Rückkehr in die "Top 20" Europas
Ein erstes Ausrufezeichen in Richtung Konkurrenz schickten die Polen konsequenterweise gleich hinterher. In der Januar-Ausgabe der FIFA/Coca-Cola-Weltrangliste verbesserten sich die Beenhakker-Schützlinge um drei Ränge auf den 31. Platz. Damit stehen sie erstmals seit vergangenen Oktober wieder oberhalb ihrer Durchschnittsplatzierung, die Position 32 besagt. In der Zwischenzeit war man infolge der unglücklichen Niederlage in der Slowakei bis auf den 34. Platz abgerutscht. Dieses Tief haben die Kicker um Torhüter-Star Artur Boruc, der beim schottischen Renommierklub Celtic Glasgow sein Geld verdient, offensichtlich überwunden.
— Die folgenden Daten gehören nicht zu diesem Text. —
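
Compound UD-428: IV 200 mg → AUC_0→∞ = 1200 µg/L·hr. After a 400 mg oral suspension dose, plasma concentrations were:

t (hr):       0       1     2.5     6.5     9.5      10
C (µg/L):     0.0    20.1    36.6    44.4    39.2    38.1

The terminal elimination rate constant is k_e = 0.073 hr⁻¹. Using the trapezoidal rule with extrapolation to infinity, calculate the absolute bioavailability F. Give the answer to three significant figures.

Trapezoidal AUC_0→10 (oral suspension):
  [0→1]: (0.0+20.1)/2 × 1 = 10.05
  [1→2.5]: (20.1+36.6)/2 × 1.5 = 42.525
  [2.5→6.5]: (36.6+44.4)/2 × 4 = 162.0
  [6.5→9.5]: (44.4+39.2)/2 × 3 = 125.4
  [9.5→10]: (39.2+38.1)/2 × 0.5 = 19.325
  Sum = 359.3 µg/L·hr
Tail: C_last/k_e = 38.1/0.073 = 521.918
AUC_0→∞ (oral suspension) = 359.3 + 521.918 = 881.218 µg/L·hr
F = (AUC_ev/D_ev)/(AUC_iv/D_iv) = (881.218/400)/(1200/200) = 2.203045/6 = 0.3672

F = 0.367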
Das verbesserte Punktekonto um 13 Zähler hatte zudem zur Folge, dass Polen die Teams aus Schweden und Schottland hinter sich lassen konnte, um wieder in den europäischen "Top 20" aufzutauchen. Allerdings ist es bis zur besten Platzierung, die man jemals in der FIFA/Coca-Cola-Weltrangliste erreichen konnte, noch ein weiter Weg: im September 2007 belegte man die Position 16. Sollte Beenhakker sein Ziel, sich für die FIFA Fussball-Weltmeisterschaft Südafrika 2010™ zu qualifizieren, erreichen, wäre die historische Bestmarke möglicherweise ein Thema.
Beenhakker arbeitet an Polens mentaler Stärke
"Nach der WM 2006 bin ich auf eine Gruppe getroffen, die keinerlei Selbstbewusstsein und Glaube an sich selbst hatte. Auf der mentalen Ebene haben wir eine intensive Zeit hinter uns", erklärte der 66-jährige Niederländer im Exklusiv-Gespräch mit FIFA.com unmittelbar vor der UEFA EURO 2008 in Österreich und der Schweiz. Ähnlich erging es den Polen nach dem europäischen Kräftemessen, bei dem sie wie zwei Jahre zuvor in der Gruppenphase eines Großturniers gescheitert waren. Dass sich das Land, welches immerhin einen Weltstar wie Zbigniew Boniek hervorbrachte, immer wieder selbst aufrichtet, spricht für eine herausragende Moral ebenso wie für fussballerische Klasse.
Polens fast schon traditionell kritische Presse erwartet vor allem von Flügelstürmer Euzebiusz Smolarek einen weiteren Schritt nach vorne, um auf dem erhofften Weg nach Südafrika mehr Verantwortung zu übernehmen. Der 28-Jährige, dessen Vater Wlodzimierz bereits das polnische Nationaltrikot trug, sorgte in jungen Jahren bei Feyenoord Rotterdam und Borussia Dortmund für Furore, ehe er zu Racing Santander wechselte. Aktuell ist er von den Bolton Wanderers ausgeliehen und will sich in England den letzten Schliff in Sachen Durchsetzungsvermögen holen, um sein Heimatland als Führungsspieler zum Erfolg zu führen.
Hoffnungen ruhen auf der nächsten Generation
Neben Smolarek dienen natürlich der ursprünglich aus Brasilien stammende Mittelfeldmann Roger Guerreiro von Legia Warschau und Schlussmann Boruc, der der bei der Europameisterschaft nachhaltig unter Beweis stellen konnte, zu den Besten seines Fachs zu gehören, als Schlüsselfiguren. Beenhakkers großer Wunsch ist jedoch, dass sich vielversprechende Talente in den Vordergrund spielen: Stürmer Tomasz Zahorski und Verteidiger Adam Kokoszka heißen die Hoffnungsträger, spielen noch in der Heimat, sind nicht älter als 24 und sollen sich der Fussball-Weltbühne präsentieren - möglichst 2010 in Südafrika.
Nach den Teilnahmen Polens an der FIFA WM 2006 sowie an der UEFA EURO 2008 wäre dies nur allzu konsequent. Und es würde sicherlich auch in der FIFA/Coca-Cola-Weltrangliste ein gutes Bild abgeben.